Kegiatan STKIP Syekh Manshur mengusung tema Bedah Buku, Bedah Wawasan, Pendidikan Bermartabat Berlandaskan Kuat.
Kegiatan itu menjadi ruang diskusi akademik yang menyoroti pentingnya budaya literasi, pendidikan bermartabat, serta tantangan dunia pendidikan di era digital.
Kegiatan diskusi diikuti mahasiswa semester dua hingga semester enam dari berbagai program studi di STKIP Syekh Manshur.
Selain itu, seminar juga dihadiri mahasiswa dari luar kampus, pelajar, civitas akademika, serta tamu undangan dari sejumlah perguruan tinggi di Banten.
Turut hadir dosen dan akademisi dari FKIP Untirta dan Universitas Mathla’ul Anwar yang ikut memberikan dukungan terhadap penguatan budaya literasi dan pengembangan pendidikan yang bermartabat.
Ketua Yayasan Syekh Manshur, Dr Kosasih menegaskan, bahwa pendidikan harus mampu menjaga kualitas dan karakter generasi muda di tengah perkembangan teknologi dan arus informasi yang semakin cepat.
“Pendidikan tidak hanya berorientasi pada capaian akademik saja. Tetapi juga harus membangun etika, moral, dan budaya berpikir kritis di kalangan mahasiswa,” katanya, Jumat, 15 Mei 2026.
Kosasih menerangkan, pendidikan harus mampu melahirkan generasi yang memiliki wawasan luas, karakter kuat.
“Serta mampu menjawab tantangan zaman,” katanya.

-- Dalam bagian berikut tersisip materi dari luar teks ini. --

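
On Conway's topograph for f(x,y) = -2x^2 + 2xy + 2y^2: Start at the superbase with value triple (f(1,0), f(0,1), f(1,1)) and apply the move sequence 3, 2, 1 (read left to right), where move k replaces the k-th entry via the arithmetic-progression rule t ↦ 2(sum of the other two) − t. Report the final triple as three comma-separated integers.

start (-2,2,2) = (f(1,0),f(0,1),f(1,1))
replace slot 3: 2·((-2)+2) − 2 = -2 → (-2,2,-2)
replace slot 2: 2·((-2)+(-2)) − 2 = -10 → (-2,-10,-2)
replace slot 1: 2·((-10)+(-2)) − (-2) = -22 → (-22,-10,-2)

-22,-10,-2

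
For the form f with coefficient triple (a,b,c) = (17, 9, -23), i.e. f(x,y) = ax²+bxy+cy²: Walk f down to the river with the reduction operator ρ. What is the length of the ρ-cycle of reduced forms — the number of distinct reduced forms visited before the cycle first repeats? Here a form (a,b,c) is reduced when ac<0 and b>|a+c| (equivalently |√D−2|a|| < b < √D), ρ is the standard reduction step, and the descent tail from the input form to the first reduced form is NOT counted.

D = 1645, ⌊√D⌋ = 40
river: ρ → (-23,37,3)
river: ρ → (3,35,-35)
river: ρ → (-35,35,3)
river: ρ → (3,37,-23)
river: ρ → (-23,9,17)
river: ρ → (17,25,-15)
river: ρ → (-15,35,7)
river: ρ → (7,35,-15)
river: ρ → (-15,25,17)
river: ρ → (17,9,-23)
ρ-cycle length = 10 (tail of 0 descent steps not counted)

10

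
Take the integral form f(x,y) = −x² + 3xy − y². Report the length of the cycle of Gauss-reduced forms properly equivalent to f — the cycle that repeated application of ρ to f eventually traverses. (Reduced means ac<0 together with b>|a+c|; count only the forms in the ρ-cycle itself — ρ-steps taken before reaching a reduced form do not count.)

D = 5, ⌊√D⌋ = 2
descent: ρ → (-1,1,1)  [lands on river]
river: ρ → (1,1,-1)
ρ-cycle length = 2 (tail of 1 descent step not counted)

2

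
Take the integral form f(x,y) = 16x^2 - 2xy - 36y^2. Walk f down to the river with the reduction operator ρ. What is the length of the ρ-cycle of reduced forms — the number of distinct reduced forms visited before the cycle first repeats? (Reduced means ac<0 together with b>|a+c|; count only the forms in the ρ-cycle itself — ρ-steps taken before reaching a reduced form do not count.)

D = 2308, ⌊√D⌋ = 48
descent: ρ → (-36,2,16)
descent: ρ → (16,30,-22)  [lands on river]
river: ρ → (-22,14,24)
river: ρ → (24,34,-12)
river: ρ → (-12,38,18)
river: ρ → (18,34,-16)
river: ρ → (-16,30,22)
river: ρ → (22,14,-24)
river: ρ → (-24,34,12)
river: ρ → (12,38,-18)
river: ρ → (-18,34,16)
ρ-cycle length = 10 (tail of 2 descent steps not counted)

10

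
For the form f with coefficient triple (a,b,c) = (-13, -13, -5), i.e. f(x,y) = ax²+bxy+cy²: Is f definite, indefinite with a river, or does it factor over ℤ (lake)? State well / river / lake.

D = b²−4ac = (-13)² − 4·(-13)·(-5) = -91
D < 0 ⇒ definite ⇒ every region one sign ⇒ single well

well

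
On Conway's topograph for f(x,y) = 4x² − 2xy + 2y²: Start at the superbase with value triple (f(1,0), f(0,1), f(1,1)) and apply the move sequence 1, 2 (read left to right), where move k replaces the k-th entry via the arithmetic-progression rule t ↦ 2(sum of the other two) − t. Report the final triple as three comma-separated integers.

start (4,2,4) = (f(1,0),f(0,1),f(1,1))
replace slot 1: 2·(2+4) − 4 = 8 → (8,2,4)
replace slot 2: 2·(8+4) − 2 = 22 → (8,22,4)

8,22,4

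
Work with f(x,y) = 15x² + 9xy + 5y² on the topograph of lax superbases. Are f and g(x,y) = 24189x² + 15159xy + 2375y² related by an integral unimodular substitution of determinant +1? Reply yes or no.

D₁ = -219, D₂ = -219
f: flip: (15,9,5)→(5,-9,15)
f: translate: b→1 (≡-9 mod 10), so (5,-9,15)→(5,1,11)
f: reduced (well bottom): (5,1,11) with a≤c, −a<b≤a
g: flip: (24189,15159,2375)→(2375,-15159,24189)
g: translate: b→-909 (≡-15159 mod 4750), so (2375,-15159,24189)→(2375,-909,87)
g: flip: (2375,-909,87)→(87,909,2375)
g: translate: b→39 (≡909 mod 174), so (87,909,2375)→(87,39,5)
g: flip: (87,39,5)→(5,-39,87)
g: translate: b→1 (≡-39 mod 10), so (5,-39,87)→(5,1,11)
g: reduced (well bottom): (5,1,11) with a≤c, −a<b≤a
reduced forms (5, 1, 11) vs (5, 1, 11) ⇒ equivalent

yes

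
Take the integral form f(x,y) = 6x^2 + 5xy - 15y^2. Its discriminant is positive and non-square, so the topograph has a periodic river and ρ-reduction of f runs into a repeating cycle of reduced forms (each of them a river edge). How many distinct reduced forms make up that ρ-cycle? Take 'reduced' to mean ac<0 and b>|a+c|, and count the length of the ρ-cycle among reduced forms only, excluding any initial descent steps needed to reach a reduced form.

D = 385, ⌊√D⌋ = 19
descent: ρ → (-15,-5,6)
descent: ρ → (6,17,-4)  [lands on river]
river: ρ → (-4,15,10)
river: ρ → (10,5,-9)
river: ρ → (-9,13,6)
river: ρ → (6,11,-11)
river: ρ → (-11,11,6)
river: ρ → (6,13,-9)
river: ρ → (-9,5,10)
river: ρ → (10,15,-4)
river: ρ → (-4,17,6)
river: ρ → (6,19,-1)
river: ρ → (-1,19,6)
ρ-cycle length = 12 (tail of 2 descent steps not counted)

12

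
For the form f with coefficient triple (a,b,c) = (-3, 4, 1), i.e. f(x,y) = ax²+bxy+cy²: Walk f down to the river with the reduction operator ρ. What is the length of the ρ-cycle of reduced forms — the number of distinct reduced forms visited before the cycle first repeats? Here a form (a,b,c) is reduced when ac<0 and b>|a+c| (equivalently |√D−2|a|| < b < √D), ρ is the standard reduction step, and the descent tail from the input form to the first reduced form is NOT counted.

D = 28, ⌊√D⌋ = 5
river: ρ → (1,4,-3)
river: ρ → (-3,2,2)
river: ρ → (2,2,-3)
river: ρ → (-3,4,1)
ρ-cycle length = 4 (tail of 0 descent steps not counted)

4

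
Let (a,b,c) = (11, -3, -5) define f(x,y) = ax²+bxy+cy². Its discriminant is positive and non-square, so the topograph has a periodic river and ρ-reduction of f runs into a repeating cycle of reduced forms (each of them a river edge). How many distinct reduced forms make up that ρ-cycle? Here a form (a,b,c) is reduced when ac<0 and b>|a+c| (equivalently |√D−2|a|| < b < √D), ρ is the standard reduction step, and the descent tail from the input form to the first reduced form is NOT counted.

D = 229, ⌊√D⌋ = 15
descent: ρ → (-5,13,3)  [lands on river]
river: ρ → (3,11,-9)
river: ρ → (-9,7,5)
river: ρ → (5,13,-3)
river: ρ → (-3,11,9)
river: ρ → (9,7,-5)
ρ-cycle length = 6 (tail of 1 descent step not counted)

6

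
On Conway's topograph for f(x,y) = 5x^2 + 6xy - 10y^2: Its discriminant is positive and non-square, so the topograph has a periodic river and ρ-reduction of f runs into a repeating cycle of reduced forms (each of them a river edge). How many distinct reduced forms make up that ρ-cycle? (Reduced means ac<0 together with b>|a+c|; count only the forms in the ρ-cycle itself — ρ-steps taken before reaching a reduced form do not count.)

D = 236, ⌊√D⌋ = 15
river: ρ → (-10,14,1)
river: ρ → (1,14,-10)
river: ρ → (-10,6,5)
river: ρ → (5,14,-2)
river: ρ → (-2,14,5)
river: ρ → (5,6,-10)
ρ-cycle length = 6 (tail of 0 descent steps not counted)

6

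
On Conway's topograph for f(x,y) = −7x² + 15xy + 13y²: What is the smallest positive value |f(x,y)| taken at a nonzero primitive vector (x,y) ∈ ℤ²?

river: ρ → (13,11,-9)
river: ρ → (-9,7,15)
river: ρ → (15,23,-1)
river: ρ → (-1,23,15)
river: ρ → (15,7,-9)
river: ρ → (-9,11,13)
river: ρ → (13,15,-7)
river: ρ → (-7,13,15)
river: ρ → (15,17,-5)
river: ρ → (-5,23,3)
river: ρ → (3,19,-19)
river: ρ → (-19,19,3)
river: ρ → (3,23,-5)
river: ρ → (-5,17,15)
river: ρ → (15,13,-7)
river: ρ → (-7,15,13)
closes: descent 0, river 16
min |a| on river = 1

1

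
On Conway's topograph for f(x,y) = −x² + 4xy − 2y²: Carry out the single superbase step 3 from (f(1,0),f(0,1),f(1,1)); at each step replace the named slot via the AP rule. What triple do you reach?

start (-1,-2,1) = (f(1,0),f(0,1),f(1,1))
replace slot 3: 2·((-1)+(-2)) − 1 = -7 → (-1,-2,-7)

-1,-2,-7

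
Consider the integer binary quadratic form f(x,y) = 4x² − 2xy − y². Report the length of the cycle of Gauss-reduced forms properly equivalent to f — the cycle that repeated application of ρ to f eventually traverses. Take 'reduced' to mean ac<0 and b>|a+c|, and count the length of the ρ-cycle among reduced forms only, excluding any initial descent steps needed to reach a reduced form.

D = 20, ⌊√D⌋ = 4
descent: ρ → (-1,4,1)  [lands on river]
river: ρ → (1,4,-1)
ρ-cycle length = 2 (tail of 1 descent step not counted)

2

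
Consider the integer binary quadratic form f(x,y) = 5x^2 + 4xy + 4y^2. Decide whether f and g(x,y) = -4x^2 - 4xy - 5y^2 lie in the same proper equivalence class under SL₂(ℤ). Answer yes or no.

D₁ = -64, D₂ = -64
f: flip: (5,4,4)→(4,-4,5)
f: translate: b→4 (≡-4 mod 8), so (4,-4,5)→(4,4,5)
f: reduced (well bottom): (4,4,5) with a≤c, −a<b≤a
g is negative-definite; reduce −g:
−g: reduced (well bottom): (4,4,5) with a≤c, −a<b≤a
flip sign back: reduced form of g is (-4,-4,-5)
reduced forms (4, 4, 5) vs (-4, -4, -5) ⇒ inequivalent

no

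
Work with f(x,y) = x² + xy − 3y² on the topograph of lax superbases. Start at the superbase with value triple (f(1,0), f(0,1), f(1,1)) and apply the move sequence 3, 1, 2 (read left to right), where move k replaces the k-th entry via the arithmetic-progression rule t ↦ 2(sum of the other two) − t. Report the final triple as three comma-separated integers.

start (1,-3,-1) = (f(1,0),f(0,1),f(1,1))
replace slot 3: 2·(1+(-3)) − (-1) = -3 → (1,-3,-3)
replace slot 1: 2·((-3)+(-3)) − 1 = -13 → (-13,-3,-3)
replace slot 2: 2·((-13)+(-3)) − (-3) = -29 → (-13,-29,-3)

-13,-29,-3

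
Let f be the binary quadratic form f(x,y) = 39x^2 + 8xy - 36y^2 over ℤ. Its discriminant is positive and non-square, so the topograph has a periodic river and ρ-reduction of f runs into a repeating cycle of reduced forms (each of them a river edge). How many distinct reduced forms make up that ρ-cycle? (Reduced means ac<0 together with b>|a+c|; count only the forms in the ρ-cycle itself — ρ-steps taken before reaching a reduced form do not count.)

D = 5680, ⌊√D⌋ = 75
river: ρ → (-36,64,11)
river: ρ → (11,68,-24)
river: ρ → (-24,28,51)
river: ρ → (51,74,-1)
river: ρ → (-1,74,51)
river: ρ → (51,28,-24)
river: ρ → (-24,68,11)
river: ρ → (11,64,-36)
river: ρ → (-36,8,39)
river: ρ → (39,70,-5)
river: ρ → (-5,70,39)
river: ρ → (39,8,-36)
ρ-cycle length = 12 (tail of 0 descent steps not counted)

12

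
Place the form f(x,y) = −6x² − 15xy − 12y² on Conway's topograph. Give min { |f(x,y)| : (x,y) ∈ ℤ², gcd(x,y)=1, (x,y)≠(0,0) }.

translate: b→3 (≡15 mod 12), so (6,15,12)→(6,3,3)
flip: (6,3,3)→(3,-3,6)
translate: b→3 (≡-3 mod 6), so (3,-3,6)→(3,3,6)
reduced (well bottom): (3,3,6) with a≤c, −a<b≤a
well minimum |f| = |-3| = 3 (negative-definite)

3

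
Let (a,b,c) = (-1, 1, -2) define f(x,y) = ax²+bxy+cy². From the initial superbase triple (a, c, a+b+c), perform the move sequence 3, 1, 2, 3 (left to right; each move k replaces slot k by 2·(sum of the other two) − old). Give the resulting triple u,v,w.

start (-1,-2,-2) = (f(1,0),f(0,1),f(1,1))
replace slot 3: 2·((-1)+(-2)) − (-2) = -4 → (-1,-2,-4)
replace slot 1: 2·((-2)+(-4)) − (-1) = -11 → (-11,-2,-4)
replace slot 2: 2·((-11)+(-4)) − (-2) = -28 → (-11,-28,-4)
replace slot 3: 2·((-11)+(-28)) − (-4) = -74 → (-11,-28,-74)

-11,-28,-74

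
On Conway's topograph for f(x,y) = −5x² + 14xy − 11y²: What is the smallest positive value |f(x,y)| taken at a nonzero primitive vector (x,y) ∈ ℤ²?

translate: b→-4 (≡-14 mod 10), so (5,-14,11)→(5,-4,2)
flip: (5,-4,2)→(2,4,5)
translate: b→0 (≡4 mod 4), so (2,4,5)→(2,0,3)
reduced (well bottom): (2,0,3) with a≤c, −a<b≤a
well minimum |f| = |-2| = 2 (negative-definite)

2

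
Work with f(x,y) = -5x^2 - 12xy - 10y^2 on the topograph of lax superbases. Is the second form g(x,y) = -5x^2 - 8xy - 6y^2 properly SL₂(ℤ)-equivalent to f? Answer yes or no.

D₁ = -56, D₂ = -56
f is negative-definite; reduce −f:
−f: translate: b→2 (≡12 mod 10), so (5,12,10)→(5,2,3)
−f: flip: (5,2,3)→(3,-2,5)
−f: reduced (well bottom): (3,-2,5) with a≤c, −a<b≤a
flip sign back: reduced form of f is (-3,2,-5)
g is negative-definite; reduce −g:
−g: translate: b→-2 (≡8 mod 10), so (5,8,6)→(5,-2,3)
−g: flip: (5,-2,3)→(3,2,5)
−g: reduced (well bottom): (3,2,5) with a≤c, −a<b≤a
flip sign back: reduced form of g is (-3,-2,-5)
reduced forms (-3, 2, -5) vs (-3, -2, -5) ⇒ inequivalent

no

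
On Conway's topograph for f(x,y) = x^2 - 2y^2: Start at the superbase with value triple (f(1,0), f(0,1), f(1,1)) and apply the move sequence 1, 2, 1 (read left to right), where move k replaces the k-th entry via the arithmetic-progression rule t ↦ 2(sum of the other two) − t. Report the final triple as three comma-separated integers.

start (1,-2,-1) = (f(1,0),f(0,1),f(1,1))
replace slot 1: 2·((-2)+(-1)) − 1 = -7 → (-7,-2,-1)
replace slot 2: 2·((-7)+(-1)) − (-2) = -14 → (-7,-14,-1)
replace slot 1: 2·((-14)+(-1)) − (-7) = -23 → (-23,-14,-1)

-23,-14,-1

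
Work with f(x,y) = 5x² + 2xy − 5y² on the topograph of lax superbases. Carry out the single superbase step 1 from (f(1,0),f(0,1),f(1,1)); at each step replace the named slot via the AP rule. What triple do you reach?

start (5,-5,2) = (f(1,0),f(0,1),f(1,1))
replace slot 1: 2·((-5)+2) − 5 = -11 → (-11,-5,2)

-11,-5,2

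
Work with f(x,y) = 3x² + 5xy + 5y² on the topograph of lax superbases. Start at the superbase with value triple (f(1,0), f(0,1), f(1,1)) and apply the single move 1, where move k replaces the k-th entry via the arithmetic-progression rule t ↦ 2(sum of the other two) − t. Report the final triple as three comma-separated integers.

start (3,5,13) = (f(1,0),f(0,1),f(1,1))
replace slot 1: 2·(5+13) − 3 = 33 → (33,5,13)

33,5,13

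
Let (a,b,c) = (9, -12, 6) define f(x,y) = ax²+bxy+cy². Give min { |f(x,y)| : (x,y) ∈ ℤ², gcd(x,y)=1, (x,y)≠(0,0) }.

translate: b→6 (≡-12 mod 18), so (9,-12,6)→(9,6,3)
flip: (9,6,3)→(3,-6,9)
translate: b→0 (≡-6 mod 6), so (3,-6,9)→(3,0,6)
reduced (well bottom): (3,0,6) with a≤c, −a<b≤a
well minimum = a = 3

3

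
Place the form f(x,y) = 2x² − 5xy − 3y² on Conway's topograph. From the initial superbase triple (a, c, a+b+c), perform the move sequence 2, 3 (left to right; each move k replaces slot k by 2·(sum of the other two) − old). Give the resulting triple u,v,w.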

Seminar yang digelar menghadirkan tiga narasumber, yakni Dr. H. Fadhullah, Eka Rosdianwinata, dan Dr. H. Masrupi.
Ketiganya membahas berbagai persoalan pendidikan, penguatan budaya literasi, hingga tantangan dunia pendidikan di era digital.
Para narasumber menekankan pentingnya membangun budaya membaca dan kemampuan berpikir kritis di lingkungan akademik.
Pendidikan dinilai perlu beradaptasi dengan perkembangan teknologi tanpa meninggalkan nilai moral dan karakter bangsa.
“Melalui kegiatan ini, diharapkan tidak hanya menjadi forum akademik, tetapi juga mampu mendorong kesadaran bersama tentang pentingnya pendidikan yang kritis, bermartabat, dan berlandaskan budaya literasi,” katanya.